Harriet: The Spy was written by Louise Fitzhugh and published in 1964, yet despite it's almost 50 years, it still has a timeless atmosphere that pulls multi-generational readers in decade after decade, as exemplified with the 1996 movie adaptation starring Michelle Trachtenberg.
I'll admit I had difficulty getting into the story right away, though not for lack of a good beginning. It's been a long time since I've read anything written for the children's literature genre, and the writing style took longer to get accustomed to than I expected. Still, it was all kinds of refreshing. I found, as I read, that I was dancing around the outskirts of a kind of immersive reading I hadn't experienced since I was still a child. I could remember how impressionable I had been then, and was able to recognize those passages and scenes in the book that I knew would have stuck out to me when I was younger.
There is a scene in particular where Harriet is preparing to make the rounds on her Spy Route, an activity she takes part in almost every day with all the seriousness of a full time employee.
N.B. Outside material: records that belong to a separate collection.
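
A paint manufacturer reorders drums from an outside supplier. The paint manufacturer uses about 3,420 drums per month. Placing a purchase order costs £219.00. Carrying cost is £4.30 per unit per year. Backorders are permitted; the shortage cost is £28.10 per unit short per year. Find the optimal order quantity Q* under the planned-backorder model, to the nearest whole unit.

Annual demand D = 3,420 × 12 = 41,040.
With planned backorders, Q* = √(2DS/H) · √((H+B)/B).
√(2DS/H) = √(2 × 41,040 × 219 / 4.3) = 2044.591.
√((H+B)/B) = √((4.3+28.1)/28.1) = 1.0738.
Q* ≈ 2195.462.

Q* ≈ 2,195 drums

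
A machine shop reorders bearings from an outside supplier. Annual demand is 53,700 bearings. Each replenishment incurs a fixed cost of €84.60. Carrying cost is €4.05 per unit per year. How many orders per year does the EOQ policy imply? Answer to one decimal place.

N ≈ 35.9 orders per year

Q* = √(2DS/H) = √(2 × 53,700 × 84.6 / 4.05) ≈ 1497.82.
Orders per year = D / Q* = 53,700 / 1497.82 ≈ 35.852.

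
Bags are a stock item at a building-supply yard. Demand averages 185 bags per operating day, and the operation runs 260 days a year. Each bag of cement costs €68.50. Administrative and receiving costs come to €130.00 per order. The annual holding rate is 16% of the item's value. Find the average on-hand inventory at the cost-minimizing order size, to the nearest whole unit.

Average inventory ≈ 534 bags

Annual demand D = 185 × 260 = 48,100.
Holding cost H = 0.16 × €68.50 = €10.9600 per unit per year.
The optimal lot size = √(2DS/H) = √(2 × 48,100 × 130 / 10.96) ≈ 1068.20.
Average inventory = Q*/2 ≈ 1068.20 / 2 = 534.102.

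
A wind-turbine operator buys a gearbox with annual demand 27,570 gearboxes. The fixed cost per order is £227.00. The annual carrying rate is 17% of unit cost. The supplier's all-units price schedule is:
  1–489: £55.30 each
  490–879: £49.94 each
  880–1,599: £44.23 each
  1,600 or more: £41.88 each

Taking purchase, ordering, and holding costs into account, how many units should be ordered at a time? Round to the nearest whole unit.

Q* ≈ 1,600 gearboxes

Holding cost per unit per year at price C is H = 0.17·C.
Candidates are each tier's EOQ (if it falls in that tier) and each price-break quantity.
Tier 1 (£55.30): EOQ = 1153.9 exceeds tier's upper bound 489, so this tier is dominated.
Tier 2 (£49.94): EOQ = 1214.2 exceeds tier's upper bound 879, so this tier is dominated.
EOQ at £44.23 = 1290.2 (feasible in tier 3): TC = 27,570×£44.23 + (27,570/1290.2)×227 + (1290.2/2)×0.17×£44.23 = £1,229,122.38.
EOQ at £41.88 = 1325.9 < 1600, so use break Q=1600: TC = 27,570×£41.88 + (27,570/1600.0)×227 + (1600.0/2)×0.17×£41.88 = £1,164,238.77.
Lowest total cost is £1,164,238.77 at Q = 1600.0.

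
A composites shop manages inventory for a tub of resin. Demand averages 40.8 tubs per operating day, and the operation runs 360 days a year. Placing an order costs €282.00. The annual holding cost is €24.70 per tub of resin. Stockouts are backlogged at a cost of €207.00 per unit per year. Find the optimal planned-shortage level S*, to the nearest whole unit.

S* ≈ 65 tubs

Annual demand D = 40.8 × 360 = 14,688.
With planned backorders, Q* = √(2DS/H) · √((H+B)/B).
√(2DS/H) = √(2 × 14,688 × 282 / 24.7) = 579.125.
√((H+B)/B) = √((24.7+207)/207) = 1.0580.
Q* ≈ 612.703.
S* = Q* · H/(H+B) = 612.703 × 24.7/231.7 ≈ 65.316.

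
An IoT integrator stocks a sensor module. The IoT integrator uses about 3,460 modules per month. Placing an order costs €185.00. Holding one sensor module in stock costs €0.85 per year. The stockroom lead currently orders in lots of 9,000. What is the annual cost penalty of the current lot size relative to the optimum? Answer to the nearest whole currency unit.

Annual demand D = 3,460 × 12 = 41,520.
EOQ = √(2DS/H) = √(2 × 41,520 × 185 / 0.85) ≈ 4251.28.
Cost at Q* = (D/Q*)S + (Q*/2)H = √(2DSH) ≈ €3,613.59.
Cost at Q = 9,000: (41,520/9,000)×185 + (9,000/2)×0.85 = €853.47 + €3,825.00 = €4,678.47.
Excess = €4,678.47 − €3,613.59 = €1,064.88.

Extra cost ≈ €1,065 per year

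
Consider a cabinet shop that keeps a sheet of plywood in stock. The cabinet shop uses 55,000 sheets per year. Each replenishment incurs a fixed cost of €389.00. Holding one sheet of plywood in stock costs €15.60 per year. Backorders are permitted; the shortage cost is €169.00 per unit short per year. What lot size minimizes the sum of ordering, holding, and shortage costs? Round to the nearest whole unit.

Q* ≈ 1,731 sheets

With planned backorders, Q* = √(2DS/H) · √((H+B)/B).
√(2DS/H) = √(2 × 55,000 × 389 / 15.6) = 1656.185.
√((H+B)/B) = √((15.6+169)/169) = 1.0451.
Q* ≈ 1730.937.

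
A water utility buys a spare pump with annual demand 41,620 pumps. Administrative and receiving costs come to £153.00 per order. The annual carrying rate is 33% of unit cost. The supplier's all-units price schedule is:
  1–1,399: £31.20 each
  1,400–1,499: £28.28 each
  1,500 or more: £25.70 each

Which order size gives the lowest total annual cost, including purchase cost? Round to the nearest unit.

Holding cost per unit per year at price C is H = 0.33·C.
Candidates are each tier's EOQ (if it falls in that tier) and each price-break quantity.
EOQ at £31.20 = 1112.2 (feasible in tier 1): TC = 41,620×£31.20 + (41,620/1112.2)×153 + (1112.2/2)×0.33×£31.20 = £1,309,995.07.
EOQ at £28.28 = 1168.2 < 1400, so use break Q=1400: TC = 41,620×£28.28 + (41,620/1400.0)×153 + (1400.0/2)×0.33×£28.28 = £1,188,094.75.
EOQ at £25.70 = 1225.4 < 1500, so use break Q=1500: TC = 41,620×£25.70 + (41,620/1500.0)×153 + (1500.0/2)×0.33×£25.70 = £1,080,239.99.
Lowest total cost is £1,080,239.99 at Q = 1500.0.

Q* ≈ 1,500 pumps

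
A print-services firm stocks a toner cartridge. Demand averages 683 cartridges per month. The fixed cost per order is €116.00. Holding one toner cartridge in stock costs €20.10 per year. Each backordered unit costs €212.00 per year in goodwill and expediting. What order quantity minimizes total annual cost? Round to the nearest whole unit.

Q* ≈ 322 cartridges

Annual demand D = 683 × 12 = 8,196.
With planned backorders, Q* = √(2DS/H) · √((H+B)/B).
√(2DS/H) = √(2 × 8,196 × 116 / 20.1) = 307.572.
√((H+B)/B) = √((20.1+212)/212) = 1.0463.
Q* ≈ 321.823.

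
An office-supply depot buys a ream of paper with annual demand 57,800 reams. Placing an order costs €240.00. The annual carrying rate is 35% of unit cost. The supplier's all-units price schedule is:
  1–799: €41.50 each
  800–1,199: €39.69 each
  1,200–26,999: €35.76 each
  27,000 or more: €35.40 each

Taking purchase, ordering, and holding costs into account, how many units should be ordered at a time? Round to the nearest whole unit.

Holding cost per unit per year at price C is H = 0.35·C.
Evaluate total cost at each tier's feasible EOQ or, if the EOQ is below the tier, at the tier's minimum quantity.
Tier 1 (€41.50): EOQ = 1382.1 exceeds tier's upper bound 799, so this tier is dominated.
Tier 2 (€39.69): EOQ = 1413.2 exceeds tier's upper bound 1199, so this tier is dominated.
EOQ at €35.76 = 1488.9 (feasible in tier 3): TC = 57,800×€35.76 + (57,800/1488.9)×240 + (1488.9/2)×0.35×€35.76 = €2,085,562.48.
EOQ at €35.40 = 1496.4 < 27000, so use break Q=27000: TC = 57,800×€35.40 + (57,800/27000.0)×240 + (27000.0/2)×0.35×€35.40 = €2,213,898.78.
Lowest total cost is €2,085,562.48 at Q = 1488.9.

Q* ≈ 1,489 reams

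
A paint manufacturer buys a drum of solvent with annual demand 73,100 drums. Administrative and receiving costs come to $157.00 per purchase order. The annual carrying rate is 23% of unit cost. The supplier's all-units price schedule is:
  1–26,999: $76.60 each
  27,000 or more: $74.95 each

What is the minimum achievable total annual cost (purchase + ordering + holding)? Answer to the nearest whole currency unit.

Holding cost per unit per year at price C is H = 0.23·C.
Candidates are each tier's EOQ (if it falls in that tier) and each price-break quantity.
EOQ at $76.60 = 1141.4 (feasible in tier 1): TC = 73,100×$76.60 + (73,100/1141.4)×157 + (1141.4/2)×0.23×$76.60 = $5,619,569.53.
EOQ at $74.95 = 1153.9 < 27000, so use break Q=27000: TC = 73,100×$74.95 + (73,100/27000.0)×157 + (27000.0/2)×0.23×$74.95 = $5,711,989.81.
Lowest total cost among the candidates is at Q = 1141.4.

TC* ≈ $5,619,570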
She dons her favorite pair of ratty, worn-out jeans and assembles her tool belt, complete with hand-made pouch for her notebook, loop for flashlight, leather case for pens, a water canteen, and a boy scout knife. She puts on lensless glasses and takes off for her usual spy spots.
I just know that if I had read this when I was six or seven years old, I would have immediately put together my own spy belt and darted around the house, recording imaginary goings-on in a notebook of my own. I spent very little time in my own house, as it were. I was constantly traversing in laundry-basket carriages pulled by The Little Sister, climbing Couch Mountains and scaling Dad'sFavoriteRecliner Peak, catching Pokemon in the hallways, galloping through the Great American MasterBedroom, and battling Scar at the top of Pride Rock Stairs. All of those happenings constitute some of my favorite memories, and none of them would have returned to me so readily were it not for Harriet: The Spy's dose of nostalgia.
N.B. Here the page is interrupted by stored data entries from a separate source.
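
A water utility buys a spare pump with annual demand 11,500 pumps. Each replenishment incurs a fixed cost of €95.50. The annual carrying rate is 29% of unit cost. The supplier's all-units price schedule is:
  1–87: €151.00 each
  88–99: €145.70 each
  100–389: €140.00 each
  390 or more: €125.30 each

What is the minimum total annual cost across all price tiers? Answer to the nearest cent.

TC* ≈ €1,450,851.74

Holding cost per unit per year at price C is H = 0.29·C.
Candidates are each tier's EOQ (if it falls in that tier) and each price-break quantity.
Tier 1 (€151.00): EOQ = 224.0 exceeds tier's upper bound 87, so this tier is dominated.
Tier 2 (€145.70): EOQ = 228.0 exceeds tier's upper bound 99, so this tier is dominated.
EOQ at €140.00 = 232.6 (feasible in tier 3): TC = 11,500×€140.00 + (11,500/232.6)×95.5 + (232.6/2)×0.29×€140.00 = €1,619,443.41.
EOQ at €125.30 = 245.9 < 390, so use break Q=390: TC = 11,500×€125.30 + (11,500/390.0)×95.5 + (390.0/2)×0.29×€125.30 = €1,450,851.74.
Lowest total cost among the candidates is at Q = 390.0.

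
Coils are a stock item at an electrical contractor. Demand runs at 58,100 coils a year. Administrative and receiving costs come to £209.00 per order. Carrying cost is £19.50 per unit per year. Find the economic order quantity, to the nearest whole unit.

Q* ≈ 1,116 coils

EOQ = √(2DS / H) = √(2 × 58,100 × 209 / 19.5).
= √(24,285,800 / 19.5) = √1,245,425.641 ≈ 1115.986.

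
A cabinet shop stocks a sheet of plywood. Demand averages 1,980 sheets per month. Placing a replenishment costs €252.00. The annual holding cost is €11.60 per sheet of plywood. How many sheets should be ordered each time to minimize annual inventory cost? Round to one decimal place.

Annual demand D = 1,980 × 12 = 23,760.
EOQ = √(2DS / H) = √(2 × 23,760 × 252 / 11.6).
= √(11,975,040 / 11.6) = √1,032,331.0345 ≈ 1016.037.

Q* ≈ 1,016.0 sheets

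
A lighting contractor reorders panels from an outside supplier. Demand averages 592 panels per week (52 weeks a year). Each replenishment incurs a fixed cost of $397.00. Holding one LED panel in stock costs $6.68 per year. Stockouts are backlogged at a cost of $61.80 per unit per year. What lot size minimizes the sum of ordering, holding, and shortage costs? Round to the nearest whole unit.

Q* ≈ 2,014 panels

Annual demand D = 592 × 52 = 30,784.
With planned backorders, Q* = √(2DS/H) · √((H+B)/B).
√(2DS/H) = √(2 × 30,784 × 397 / 6.68) = 1912.866.
√((H+B)/B) = √((6.68+61.8)/61.8) = 1.0527.
Q* ≈ 2013.595.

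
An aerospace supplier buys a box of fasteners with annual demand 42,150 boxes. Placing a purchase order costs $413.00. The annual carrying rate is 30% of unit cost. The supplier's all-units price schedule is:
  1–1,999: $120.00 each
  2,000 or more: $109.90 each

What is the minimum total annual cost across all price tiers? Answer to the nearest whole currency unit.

TC* ≈ $4,673,959

Holding cost per unit per year at price C is H = 0.30·C.
Candidates are each tier's EOQ (if it falls in that tier) and each price-break quantity.
EOQ at $120.00 = 983.4 (feasible in tier 1): TC = 42,150×$120.00 + (42,150/983.4)×413 + (983.4/2)×0.30×$120.00 = $5,093,403.00.
EOQ at $109.90 = 1027.6 < 2000, so use break Q=2000: TC = 42,150×$109.90 + (42,150/2000.0)×413 + (2000.0/2)×0.30×$109.90 = $4,673,958.97.
Lowest total cost among the candidates is at Q = 2000.0.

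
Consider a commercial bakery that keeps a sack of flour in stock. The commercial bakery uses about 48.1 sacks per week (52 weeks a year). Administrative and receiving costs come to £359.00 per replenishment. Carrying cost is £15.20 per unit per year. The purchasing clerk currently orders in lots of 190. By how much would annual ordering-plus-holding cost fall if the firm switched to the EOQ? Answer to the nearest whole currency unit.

Annual demand D = 48.1 × 52 = 2,501.2.
EOQ = √(2DS/H) = √(2 × 2,501.2 × 359 / 15.2) ≈ 343.73.
Cost at Q* = (D/Q*)S + (Q*/2)H = √(2DSH) ≈ £5,224.66.
Cost at Q = 190: (2,501.2/190)×359 + (190/2)×15.2 = £4,725.95 + £1,444.00 = £6,169.95.
Excess = £6,169.95 − £5,224.66 = £945.29.

Extra cost ≈ £945 per year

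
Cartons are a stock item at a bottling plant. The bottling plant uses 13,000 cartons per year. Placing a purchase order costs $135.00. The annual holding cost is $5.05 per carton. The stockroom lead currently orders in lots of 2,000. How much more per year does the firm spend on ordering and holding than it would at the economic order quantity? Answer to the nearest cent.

EOQ = √(2DS/H) = √(2 × 13,000 × 135 / 5.05) ≈ 833.70.
Cost at Q* = (D/Q*)S + (Q*/2)H = √(2DSH) ≈ $4,210.17.
Cost at Q = 2,000: (13,000/2,000)×135 + (2,000/2)×5.05 = $877.50 + $5,050.00 = $5,927.50.
Excess = $5,927.50 − $4,210.17 = $1,717.33.

Extra cost ≈ $1,717.33 per year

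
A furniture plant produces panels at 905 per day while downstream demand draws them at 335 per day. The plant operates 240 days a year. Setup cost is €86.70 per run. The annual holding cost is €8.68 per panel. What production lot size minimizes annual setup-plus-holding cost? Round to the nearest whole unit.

Q* ≈ 1,597 panels

Annual demand D = 335 × 240 = 80,400.
Production build-up factor (1 − d/p) = 1 − 335/905 = 0.6298.
Q* = √(2DS / (H(1 − d/p))) = √(2 × 80,400 × 86.7 / (8.68 × 0.6298)).
= √(13,941,360 / 5.467) ≈ 1596.907.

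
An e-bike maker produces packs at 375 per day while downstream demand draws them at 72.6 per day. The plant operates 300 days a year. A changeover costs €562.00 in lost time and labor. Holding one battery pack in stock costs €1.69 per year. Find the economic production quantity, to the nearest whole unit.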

Harriet herself, while incredibly intelligent, is far from the ideal child and is not a character I could have identified with when I was younger. In fact, my unreasonable fear of conflict at that age might have had me cringing from the book with a sour-pinched face due to the nature of the ending and Harriet's seemingly endless nonchalance towards the feelings of her classmates.
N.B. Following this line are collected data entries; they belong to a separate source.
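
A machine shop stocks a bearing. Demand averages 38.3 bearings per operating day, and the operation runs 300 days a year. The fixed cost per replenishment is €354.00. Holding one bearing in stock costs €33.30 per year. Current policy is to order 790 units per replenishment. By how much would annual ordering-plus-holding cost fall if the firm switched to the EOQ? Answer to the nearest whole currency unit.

Annual demand D = 38.3 × 300 = 11,490.
EOQ = √(2DS/H) = √(2 × 11,490 × 354 / 33.3) ≈ 494.26.
Cost at Q* = (D/Q*)S + (Q*/2)H = √(2DSH) ≈ €16,458.82.
Cost at Q = 790: (11,490/790)×354 + (790/2)×33.3 = €5,148.68 + €13,153.50 = €18,302.18.
Excess = €18,302.18 − €16,458.82 = €1,843.36.

Extra cost ≈ €1,843 per year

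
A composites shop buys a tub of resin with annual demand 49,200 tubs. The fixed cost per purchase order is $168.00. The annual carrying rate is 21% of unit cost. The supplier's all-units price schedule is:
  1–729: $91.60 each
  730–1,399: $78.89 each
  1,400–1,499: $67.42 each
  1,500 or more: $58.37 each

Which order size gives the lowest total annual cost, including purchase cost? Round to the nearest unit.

Holding cost per unit per year at price C is H = 0.21·C.
Candidates are each tier's EOQ (if it falls in that tier) and each price-break quantity.
Tier 1 ($91.60): EOQ = 927.0 exceeds tier's upper bound 729, so this tier is dominated.
EOQ at $78.89 = 998.9 (feasible in tier 2): TC = 49,200×$78.89 + (49,200/998.9)×168 + (998.9/2)×0.21×$78.89 = $3,897,937.04.
EOQ at $67.42 = 1080.6 < 1400, so use break Q=1400: TC = 49,200×$67.42 + (49,200/1400.0)×168 + (1400.0/2)×0.21×$67.42 = $3,332,878.74.
EOQ at $58.37 = 1161.3 < 1500, so use break Q=1500: TC = 49,200×$58.37 + (49,200/1500.0)×168 + (1500.0/2)×0.21×$58.37 = $2,886,507.67.
Lowest total cost is $2,886,507.67 at Q = 1500.0.

Q* ≈ 1,500 tubs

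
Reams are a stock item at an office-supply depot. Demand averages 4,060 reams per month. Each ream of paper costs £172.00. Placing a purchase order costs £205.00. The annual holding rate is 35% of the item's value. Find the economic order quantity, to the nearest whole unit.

Q* ≈ 576 reams

Annual demand D = 4,060 × 12 = 48,720.
Holding cost H = 0.35 × £172.00 = £60.2000 per unit per year.
EOQ = √(2DS / H) = √(2 × 48,720 × 205 / 60.2).
= √(19,975,200 / 60.2) = √331,813.9535 ≈ 576.033.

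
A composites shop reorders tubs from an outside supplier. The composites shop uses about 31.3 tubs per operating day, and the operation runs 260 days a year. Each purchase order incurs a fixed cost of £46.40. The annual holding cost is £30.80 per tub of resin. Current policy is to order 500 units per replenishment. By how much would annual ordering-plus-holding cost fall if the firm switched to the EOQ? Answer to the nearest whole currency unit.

Annual demand D = 31.3 × 260 = 8,138.
EOQ = √(2DS/H) = √(2 × 8,138 × 46.4 / 30.8) ≈ 156.59.
Cost at Q* = (D/Q*)S + (Q*/2)H = √(2DSH) ≈ £4,822.90.
Cost at Q = 500: (8,138/500)×46.4 + (500/2)×30.8 = £755.21 + £7,700.00 = £8,455.21.
Excess = £8,455.21 − £4,822.90 = £3,632.31.

Extra cost ≈ £3,632 per year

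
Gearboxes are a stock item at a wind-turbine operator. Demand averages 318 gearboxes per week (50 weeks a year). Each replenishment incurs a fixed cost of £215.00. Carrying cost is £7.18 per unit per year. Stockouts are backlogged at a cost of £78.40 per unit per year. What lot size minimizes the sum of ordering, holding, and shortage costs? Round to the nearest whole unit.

Annual demand D = 318 × 50 = 15,900.
With planned backorders, Q* = √(2DS/H) · √((H+B)/B).
√(2DS/H) = √(2 × 15,900 × 215 / 7.18) = 975.822.
√((H+B)/B) = √((7.18+78.4)/78.4) = 1.0448.
Q* ≈ 1019.527.

Q* ≈ 1,020 gearboxes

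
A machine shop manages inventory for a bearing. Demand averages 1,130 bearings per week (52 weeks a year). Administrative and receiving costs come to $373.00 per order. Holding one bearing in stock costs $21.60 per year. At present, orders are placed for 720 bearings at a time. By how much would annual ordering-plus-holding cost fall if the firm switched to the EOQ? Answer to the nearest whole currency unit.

Extra cost ≈ $7,446 per year

Annual demand D = 1,130 × 52 = 58,760.
EOQ = √(2DS/H) = √(2 × 58,760 × 373 / 21.6) ≈ 1424.57.
Cost at Q* = (D/Q*)S + (Q*/2)H = √(2DSH) ≈ $30,770.69.
Cost at Q = 720: (58,760/720)×373 + (720/2)×21.6 = $30,440.94 + $7,776.00 = $38,216.94.
Excess = $38,216.94 − $30,770.69 = $7,446.26.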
But I'm not trying to give my 8-year-old self's opinion.
Harriet: The Spy is a smart book about doing what you love and doing it for the right reasons. Harriet is allowed to put her talents to good use at the end of the book; her gifts haven't been quashed, but rather steered in a healthier direction by her parents and given room to grow. To be useful to others.
I suppose I'll need to set up some sort of rating system for my reading list this semester. I like stars as much as the next guy, but there's got to be something else that speaks "excellence" that can pertain to literature. Or I could just make up a word. Like Murkadoo. Or I could use one of my favorite authors of all time in a sort of respectful dedication toward his literary genius: Patrick Rothfuss.
Or better yet, Rothfuss' baby, which he lovingly refers to as 'Oot' on his blog. Oot is adorable. And I believe can serve as a sufficient method of measuring excellence.
So there we go. Each book I read this semester can earn a maximum of 5 Oots.